In Section 201 of the Stop Online Piracy Act entitled, “Streaming of Copyrighted Works in Violation of Criminal Law,” one of the means of criminal infringement would be the ‘reproduction or distribution… by the public performance by means of digital transmission… of 1 or more copyrighted works, when the total retail value… of the public performances, is more than $1,000.’ The crucial question here is whether uploading a video to YouTube would be viewed as a public performance, an answer to which Harvard Law Professor, Jonathan Zittrain, answered affirmatively in an article for ‘TechDirt.’ If, as Zittrain argues, an upload to YouTube does constitute a public performance, US citizens with a large number of subscribers could fall into this category, making them liable for prosecution. Yet the Department of Commerce’s report, so unequivocal in its support for the criminalization of illegal streaming, remains hazy on what the definition of a public or private performance is, admitting the issue is subject to ‘interpretative tensions.’ These issues of definition need to be clarified to prevent legal jurisdiction being applied simply at someone’s personal discretion (though one would hope such punitive measures would not be resorted to just for singing a pop star’s song).

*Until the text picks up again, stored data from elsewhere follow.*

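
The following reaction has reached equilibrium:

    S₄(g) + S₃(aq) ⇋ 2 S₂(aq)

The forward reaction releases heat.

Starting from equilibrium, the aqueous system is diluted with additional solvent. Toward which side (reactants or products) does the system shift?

Dilution lowers every aqueous concentration by the same factor. Δn_aq = 2 − 1 = +1, so the system shifts toward the side with more dissolved moles — to the right.

right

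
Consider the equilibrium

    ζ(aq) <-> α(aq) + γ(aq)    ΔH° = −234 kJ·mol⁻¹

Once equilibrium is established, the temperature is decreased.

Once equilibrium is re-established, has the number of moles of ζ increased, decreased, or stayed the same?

The forward reaction is exothermic. Lowering T favours the exothermic direction — shift to the right.
The net shift is to the right. ζ is a reactant, so its amount decreases.

decreases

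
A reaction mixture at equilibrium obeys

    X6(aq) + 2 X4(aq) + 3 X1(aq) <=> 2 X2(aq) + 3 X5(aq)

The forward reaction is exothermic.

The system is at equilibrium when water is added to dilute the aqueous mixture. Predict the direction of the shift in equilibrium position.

left

Dilution lowers every aqueous concentration by the same factor. Δn_aq = 5 − 6 = -1, so the system shifts toward the side with more dissolved moles — to the left.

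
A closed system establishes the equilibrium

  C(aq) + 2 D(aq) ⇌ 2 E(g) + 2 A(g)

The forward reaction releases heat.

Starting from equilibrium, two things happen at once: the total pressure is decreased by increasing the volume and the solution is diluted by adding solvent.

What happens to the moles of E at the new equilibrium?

Gas moles: reactants 0, products 4 (Δn_gas = +4). Expansion shifts the system toward the side with more moles of gas — to the right.
Dilution lowers every aqueous concentration by the same factor. Δn_aq = 0 − 3 = -3, so the system shifts toward the side with more dissolved moles — to the left.
The two effects oppose each other, so the net shift — and hence the change in E — cannot be determined from the given information.

cannot be determined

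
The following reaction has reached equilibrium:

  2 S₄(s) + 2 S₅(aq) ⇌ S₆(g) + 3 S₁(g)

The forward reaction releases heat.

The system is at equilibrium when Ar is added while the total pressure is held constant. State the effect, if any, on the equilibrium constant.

unchanged

The equilibrium constant depends only on temperature. This perturbation may move the position of equilibrium, but since T is unchanged, K itself is unchanged.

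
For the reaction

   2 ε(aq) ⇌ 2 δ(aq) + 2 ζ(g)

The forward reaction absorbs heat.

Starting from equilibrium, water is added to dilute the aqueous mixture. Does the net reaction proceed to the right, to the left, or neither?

no shift

Dilution scales every aqueous concentration by the same factor. Δn_aq = 2 − 2 = 0, so Q is unchanged — no shift.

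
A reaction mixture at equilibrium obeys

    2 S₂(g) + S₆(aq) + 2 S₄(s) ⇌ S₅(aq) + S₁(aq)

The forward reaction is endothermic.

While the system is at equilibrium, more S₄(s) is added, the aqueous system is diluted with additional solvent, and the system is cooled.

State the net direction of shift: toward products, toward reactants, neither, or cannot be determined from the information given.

cannot be determined

S₄ is a pure solid; its activity is 1 regardless of amount, so Q is unaffected — no shift from this change.
Dilution lowers every aqueous concentration by the same factor. Δn_aq = 2 − 1 = +1, so the system shifts toward the side with more dissolved moles — to the right.
The forward reaction is endothermic. Lowering T favours the exothermic direction — shift to the left.
The individual effects push in opposite directions; without quantitative information the net direction cannot be determined.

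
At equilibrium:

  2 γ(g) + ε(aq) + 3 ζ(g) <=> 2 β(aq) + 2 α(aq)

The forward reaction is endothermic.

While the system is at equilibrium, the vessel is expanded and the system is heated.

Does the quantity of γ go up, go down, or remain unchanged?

cannot be determined

Gas moles: reactants 5, products 0 (Δn_gas = -5). Expansion shifts the system toward the side with more moles of gas — to the left.
The forward reaction is endothermic. Raising T favours the endothermic direction — shift to the right.
The two effects oppose each other, so the net shift — and hence the change in γ — cannot be determined from the given information.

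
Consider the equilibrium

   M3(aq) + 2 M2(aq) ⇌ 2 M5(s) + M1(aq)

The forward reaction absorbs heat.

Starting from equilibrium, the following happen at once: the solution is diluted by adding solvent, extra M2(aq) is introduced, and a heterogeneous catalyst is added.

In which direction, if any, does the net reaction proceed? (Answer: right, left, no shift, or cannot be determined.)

Dilution lowers every aqueous concentration by the same factor. Δn_aq = 1 − 3 = -2, so the system shifts toward the side with more dissolved moles — to the left.
Adding M2 (aq), a reactant, drives the reaction to the right.
A catalyst speeds both forward and reverse rates equally; it changes neither Q nor K — no shift from this change.
The individual effects push in opposite directions; without quantitative information the net direction cannot be determined.

cannot be determined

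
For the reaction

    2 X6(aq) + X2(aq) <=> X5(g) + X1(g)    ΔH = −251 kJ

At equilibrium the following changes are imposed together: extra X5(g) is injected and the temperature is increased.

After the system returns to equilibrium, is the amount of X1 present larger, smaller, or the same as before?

Adding X5 (g), a product, drives the reaction to the left.
The forward reaction is exothermic. Raising T favours the endothermic direction — shift to the left.
The net shift is to the left. X1 is a product, so its amount decreases.

decreases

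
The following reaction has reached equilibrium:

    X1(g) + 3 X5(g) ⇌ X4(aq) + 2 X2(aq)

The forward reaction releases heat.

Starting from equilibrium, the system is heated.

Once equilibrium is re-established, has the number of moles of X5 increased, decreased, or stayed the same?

The forward reaction is exothermic. Raising T favours the endothermic direction — shift to the left.
The net shift is to the left. X5 is a reactant, so its amount increases.

increases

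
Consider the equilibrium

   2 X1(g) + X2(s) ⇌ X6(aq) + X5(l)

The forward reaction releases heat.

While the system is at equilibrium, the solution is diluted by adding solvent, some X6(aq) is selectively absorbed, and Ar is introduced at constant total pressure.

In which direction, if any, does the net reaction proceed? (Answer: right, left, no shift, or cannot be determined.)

Dilution lowers every aqueous concentration by the same factor. Δn_aq = 1 − 0 = +1, so the system shifts toward the side with more dissolved moles — to the right.
Removing X6 (aq), a product, drives the reaction to the right.
Adding inert gas at constant total pressure expands the volume and lowers every reacting partial pressure. With Δn_gas = 0 − 2 = -2, Q moves away from K toward the side with fewer gas moles, so the system shifts toward the side with more gas moles — to the left.
The individual effects push in opposite directions; without quantitative information the net direction cannot be determined.

cannot be determined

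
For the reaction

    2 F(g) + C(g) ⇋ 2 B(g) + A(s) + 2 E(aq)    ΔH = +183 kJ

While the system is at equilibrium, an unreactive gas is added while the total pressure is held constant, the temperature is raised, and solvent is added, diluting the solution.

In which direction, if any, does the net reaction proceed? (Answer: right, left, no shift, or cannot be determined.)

Adding inert gas at constant total pressure expands the volume and lowers every reacting partial pressure. With Δn_gas = 2 − 3 = -1, Q moves away from K toward the side with fewer gas moles, so the system shifts toward the side with more gas moles — to the left.
The forward reaction is endothermic. Raising T favours the endothermic direction — shift to the right.
Dilution lowers every aqueous concentration by the same factor. Δn_aq = 2 − 0 = +2, so the system shifts toward the side with more dissolved moles — to the right.
The individual effects push in opposite directions; without quantitative information the net direction cannot be determined.

cannot be determined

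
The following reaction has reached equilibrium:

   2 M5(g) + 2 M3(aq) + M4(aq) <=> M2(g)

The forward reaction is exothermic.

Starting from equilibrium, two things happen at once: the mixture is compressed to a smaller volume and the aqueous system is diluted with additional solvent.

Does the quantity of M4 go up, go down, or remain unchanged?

cannot be determined

Gas moles: reactants 2, products 1 (Δn_gas = -1). Compression shifts the system toward the side with fewer moles of gas — to the right.
Dilution lowers every aqueous concentration by the same factor. Δn_aq = 0 − 3 = -3, so the system shifts toward the side with more dissolved moles — to the left.
The two effects oppose each other, so the net shift — and hence the change in M4 — cannot be determined from the given information.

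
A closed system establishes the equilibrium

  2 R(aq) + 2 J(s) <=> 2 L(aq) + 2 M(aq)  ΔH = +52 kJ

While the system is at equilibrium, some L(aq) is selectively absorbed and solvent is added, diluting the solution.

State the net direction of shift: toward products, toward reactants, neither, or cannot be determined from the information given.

right

Removing L (aq), a product, drives the reaction to the right.
Dilution lowers every aqueous concentration by the same factor. Δn_aq = 4 − 2 = +2, so the system shifts toward the side with more dissolved moles — to the right.
All effects act in the same direction — net shift to the right.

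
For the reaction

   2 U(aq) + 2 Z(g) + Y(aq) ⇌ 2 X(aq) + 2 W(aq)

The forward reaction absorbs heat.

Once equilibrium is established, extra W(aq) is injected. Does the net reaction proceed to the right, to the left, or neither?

left

Adding W (aq), a product, drives the reaction to the left.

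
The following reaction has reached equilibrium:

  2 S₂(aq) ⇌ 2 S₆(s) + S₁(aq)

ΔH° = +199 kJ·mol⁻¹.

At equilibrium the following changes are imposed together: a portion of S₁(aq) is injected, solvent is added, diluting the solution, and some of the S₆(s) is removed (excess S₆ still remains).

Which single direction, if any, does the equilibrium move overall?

left

Adding S₁ (aq), a product, drives the reaction to the left.
Dilution lowers every aqueous concentration by the same factor. Δn_aq = 1 − 2 = -1, so the system shifts toward the side with more dissolved moles — to the left.
S₆ is a pure solid; its activity is 1 regardless of amount, so Q is unaffected — no shift from this change.
Only the nonzero effect(s) matter; the net shift is to the left.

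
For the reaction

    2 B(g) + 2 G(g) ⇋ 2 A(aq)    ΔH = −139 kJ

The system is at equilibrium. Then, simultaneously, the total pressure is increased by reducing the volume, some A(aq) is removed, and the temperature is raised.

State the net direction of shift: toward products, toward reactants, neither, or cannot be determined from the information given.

cannot be determined

Gas moles: reactants 4, products 0 (Δn_gas = -4). Compression shifts the system toward the side with fewer moles of gas — to the right.
Removing A (aq), a product, drives the reaction to the right.
The forward reaction is exothermic. Raising T favours the endothermic direction — shift to the left.
The individual effects push in opposite directions; without quantitative information the net direction cannot be determined.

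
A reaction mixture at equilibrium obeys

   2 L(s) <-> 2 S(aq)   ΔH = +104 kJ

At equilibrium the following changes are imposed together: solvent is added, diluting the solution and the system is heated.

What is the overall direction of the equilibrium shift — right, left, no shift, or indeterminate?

right

Dilution lowers every aqueous concentration by the same factor. Δn_aq = 2 − 0 = +2, so the system shifts toward the side with more dissolved moles — to the right.
The forward reaction is endothermic. Raising T favours the endothermic direction — shift to the right.
All effects act in the same direction — net shift to the right.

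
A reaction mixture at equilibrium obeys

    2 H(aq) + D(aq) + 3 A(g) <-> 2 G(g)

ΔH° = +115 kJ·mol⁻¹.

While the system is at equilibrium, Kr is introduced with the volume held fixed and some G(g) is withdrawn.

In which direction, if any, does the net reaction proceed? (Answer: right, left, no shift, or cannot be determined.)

At constant volume, adding an inert gas leaves every reacting species' partial pressure unchanged, so Q is unchanged — no shift from this change.
Removing G (g), a product, drives the reaction to the right.
Only the nonzero effect(s) matter; the net shift is to the right.

right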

It should be emphasized that copyright infringement, in particular illegal streaming, is an issue that needs to be dealt with. According to a detailed study by the American Assembly at Columbia University, 46% of U.S. adults have bought, copied or downloaded unauthorized data, including 70% of 18-29 year olds. Furthermore, the Internet Task Force highlighted that ‘copy-right intensive industries contributed 5.1 million jobs and grew by 46.3 percent between 1990 and 2011.’ As such an integral contributor to the economy, there is an imperative to nurture and incentivize creativity in the United States, whilst keeping up with the ever-changing nature of technology and new threats such as illegal streaming. Yet the balance needs to be kept between protecting economic interests on the one hand and civil liberties on the other. The broad and sweeping language of the proposed regulation has the potential to tip that delicate balance, undermining the Department of Commerce’s attempts to market copyright as an ‘engine of free expression.’
The report should be commended for its emphasis on a multi-faceted approach to the issue of copyright infringement. Aside from the criminalization of illegal streaming, private and educational initiatives are encouraging. The most promising initiative is the development of legal alternatives to streaming, with a marked rise in legal usage in recent years. The American Assembly reported that out of 30% of Americans who copied or downloaded digital music files, 46% indicated they now do so less because of legal alternatives. The emergence of companies such as Netflix, which has more than 37 million members in 40 countries, and Spotify are providing easily accessible and cost-effective substitutes to illegal streaming. Whilst there is logic behind using criminalisation as a deterrent, more attention should be focused on developing legal programmes that offer valuable incentives to customers and protect creative industries.
The Department of Commerce’s proposal has already attracted significant attention from Internet users, with an online petition against the initiative already receiving 102,000 signatures. British readers may think that such legislation will only affect American users, but with a vast array of major servers based in the US, the bill will have not just national, but global repercussions.
The motives of these legislators are not misplaced or merely fueled by greed or money-grabbing – illegal streaming and copyrighted content are issues that need to be dealt with. The issue here is the mechanisms being used to tackle the problem. A more clearly defined, narrower policy with increased emphasis on legal alternatives will provide better solutions to ensure the Internet remains an innovative and creative marketplace.